To attack this problem, our research team developed a patent-pending framework that uses Deep Learning to automatically generate a “voice fingerprint” for each sales rep using a combination of vocal characteristics. During the sales call itself, we cluster the audio signals based on those characteristics with each cluster representing a speaker. The voice fingerprints we stored play a crucial role not only in associating each speaker with the right cluster, but in the clustering process itself: the models we trained with the fingerprints allow us to learn and apply mathematical transformations to the audio, which render the differences between different speakers more distinct. See the before and after graphs below.
Using this approach Chorus is able to better separate the voices of speakers, even in challenging circumstances, such as when two speakers have dialed in from the same conference room (e.g., your champion and the decision maker), or in-person meetings in a noisy acoustic environment. We’ve submitted a patent for this pioneering approach, and as of now, no other provider on the market has developed a comparable solution.
There are other important statistics that come in to play for understanding talk-time, such as understanding when a conversation actually begins.
Let’s look at a couple of examples illustrating this using screenshots from Chorus.ai.
In the first example both the rep and prospect joined the call late. Chorus marks the pre-call segment in gray. This allows us to identify the true length of the meeting.
In the second example the rep joined the call first. The prospect joined a few minutes later and asked to wait a minute until her peer joined. Understanding this is critical for transcription accuracy. Other speech recognition frameworks would attempt to transcribe the silence / noise and miscalculate talk time, providing inaccurate data.
As simple as this may seem for a human to do, it’s surprisingly complex for algorithms to do this at scale, but it is critical for creating high quality data that our customers and users can rely on.
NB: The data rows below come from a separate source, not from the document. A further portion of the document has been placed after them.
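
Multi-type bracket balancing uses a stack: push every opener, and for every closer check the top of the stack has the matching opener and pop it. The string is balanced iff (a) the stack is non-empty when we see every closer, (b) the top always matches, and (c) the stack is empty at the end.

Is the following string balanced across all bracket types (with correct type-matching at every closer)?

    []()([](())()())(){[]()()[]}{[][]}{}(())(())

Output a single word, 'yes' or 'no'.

Answer: yes

Derivation:
pos 0: push '['; stack = [
pos 1: ']' matches '['; pop; stack = (empty)
pos 2: push '('; stack = (
pos 3: ')' matches '('; pop; stack = (empty)
pos 4: push '('; stack = (
pos 5: push '['; stack = ([
pos 6: ']' matches '['; pop; stack = (
pos 7: push '('; stack = ((
pos 8: push '('; stack = (((
pos 9: ')' matches '('; pop; stack = ((
pos 10: ')' matches '('; pop; stack = (
pos 11: push '('; stack = ((
pos 12: ')' matches '('; pop; stack = (
pos 13: push '('; stack = ((
pos 14: ')' matches '('; pop; stack = (
pos 15: ')' matches '('; pop; stack = (empty)
pos 16: push '('; stack = (
pos 17: ')' matches '('; pop; stack = (empty)
pos 18: push '{'; stack = {
pos 19: push '['; stack = {[
pos 20: ']' matches '['; pop; stack = {
pos 21: push '('; stack = {(
pos 22: ')' matches '('; pop; stack = {
pos 23: push '('; stack = {(
pos 24: ')' matches '('; pop; stack = {
pos 25: push '['; stack = {[
pos 26: ']' matches '['; pop; stack = {
pos 27: '}' matches '{'; pop; stack = (empty)
pos 28: push '{'; stack = {
pos 29: push '['; stack = {[
pos 30: ']' matches '['; pop; stack = {
pos 31: push '['; stack = {[
pos 32: ']' matches '['; pop; stack = {
pos 33: '}' matches '{'; pop; stack = (empty)
pos 34: push '{'; stack = {
pos 35: '}' matches '{'; pop; stack = (empty)
pos 36: push '('; stack = (
pos 37: push '('; stack = ((
pos 38: ')' matches '('; pop; stack = (
pos 39: ')' matches '('; pop; stack = (empty)
pos 40: push '('; stack = (
pos 41: push '('; stack = ((
pos 42: ')' matches '('; pop; stack = (
pos 43: ')' matches '('; pop; stack = (empty)
end: stack empty → VALID
Verdict: properly nested → yes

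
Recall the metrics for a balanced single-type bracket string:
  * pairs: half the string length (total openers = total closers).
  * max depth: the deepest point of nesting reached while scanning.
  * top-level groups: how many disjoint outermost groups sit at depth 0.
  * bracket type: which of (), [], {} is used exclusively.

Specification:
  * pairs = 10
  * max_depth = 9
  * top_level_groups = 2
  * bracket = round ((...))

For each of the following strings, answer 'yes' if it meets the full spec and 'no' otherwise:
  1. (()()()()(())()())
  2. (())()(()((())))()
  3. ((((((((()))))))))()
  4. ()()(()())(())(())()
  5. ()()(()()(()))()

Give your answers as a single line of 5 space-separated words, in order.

String 1 '(()()()()(())()())': depth seq [1 2 1 2 1 2 1 2 1 2 3 2 1 2 1 2 1 0]
  -> pairs=9 depth=3 groups=1 -> no
String 2 '(())()(()((())))()': depth seq [1 2 1 0 1 0 1 2 1 2 3 4 3 2 1 0 1 0]
  -> pairs=9 depth=4 groups=4 -> no
String 3 '((((((((()))))))))()': depth seq [1 2 3 4 5 6 7 8 9 8 7 6 5 4 3 2 1 0 1 0]
  -> pairs=10 depth=9 groups=2 -> yes
String 4 '()()(()())(())(())()': depth seq [1 0 1 0 1 2 1 2 1 0 1 2 1 0 1 2 1 0 1 0]
  -> pairs=10 depth=2 groups=6 -> no
String 5 '()()(()()(()))()': depth seq [1 0 1 0 1 2 1 2 1 2 3 2 1 0 1 0]
  -> pairs=8 depth=3 groups=4 -> no

Answer: no no yes no no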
At Chorus.ai, our goal is to automatically summarize and surface insights across all of your business conversations and get those insights to the people that need them. Our investment in R&D and building a technology stack optimized for sales and customer success conversations allows us to capture 100% of meetings and provide the highest quality data possible - from transcript accuracy, to engagement in the conversation and who is saying what. In future posts we’ll share more on how these insights impact sales performance and act as indicators on the likelihood of a deal to close or renew.